Grants for AI and Machine Learning Startups in Massachusetts (2026)

Massachusetts's AI ecosystem draws on MIT CSAIL and Schwarzman College of Computing, Harvard SEAS, BU, Northeastern Khoury, and a deep applied-AI base in healthcare, robotics, and enterprise software. For bootstrapped MA AI founders, federal programs are the primary non-dilutive path: NSF SBIR/STTR (strong MIT/Harvard application support), DOD SBIR/STTR through AFWERX, SOFWERX, and DARPA partnerships, DOE for AI in materials and fusion, and NIH for AI in biology and medicine. The Massachusetts Technology Collaborative and MassDevelopment run innovation-adjacent programs. MassChallenge's AI-focused cohort tracks provide zero-equity cohort programming. Corporate programs from Microsoft for Startups Pegasus, AWS Generative AI Accelerator, Google for Startups AI Cohort, and Nvidia Inception are well-represented by MA teams. MIT-adjacent programs like The Engine specifically support deep tech and AI-driven research commercialization. Bootstrap Directory aggregates Massachusetts-eligible AI/ML grants, credits, and non-dilutive programs across federal, state, and corporate sources for efficient prioritization. MIT and Harvard application support for federal programs is an underrated edge — winning rates for affiliated teams are notably above national averages.

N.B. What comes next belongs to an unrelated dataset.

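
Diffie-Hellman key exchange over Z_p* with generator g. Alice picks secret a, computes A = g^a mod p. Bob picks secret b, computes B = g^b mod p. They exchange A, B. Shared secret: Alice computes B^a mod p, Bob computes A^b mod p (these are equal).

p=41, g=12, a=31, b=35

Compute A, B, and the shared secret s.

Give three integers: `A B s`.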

Frequently Asked Questions

Does MIT offer AI-specific grant programs?

MIT itself is a research institution rather than a direct grant-maker for startups, but MIT-affiliated programs — Delta v (student-restricted), The Engine (deep tech fund and program), and various CSAIL-adjacent initiatives — support AI founders. Many MA AI founders use MIT's technology licensing and commercialization pathways to layer federal grant support on top.

What is The Engine?

The Engine is an MIT-founded fund and program focused on 'tough tech' — deep technology companies tackling hard problems in AI, energy, health, and advanced systems. It provides fund investment plus extended timeline support. It's typically an equity investment model rather than a pure grant, but structured with patient capital tailored to longer research-heavy timelines.

When are Massachusetts AI grant deadlines?

SBIR solicitations run year-round. MassChallenge AI cohorts have two application cycles annually. Corporate programs have rolling or cohort windows. MIT and Harvard-affiliated programs run their own cycles. Bootstrap Directory tracks current Massachusetts AI/ML openings.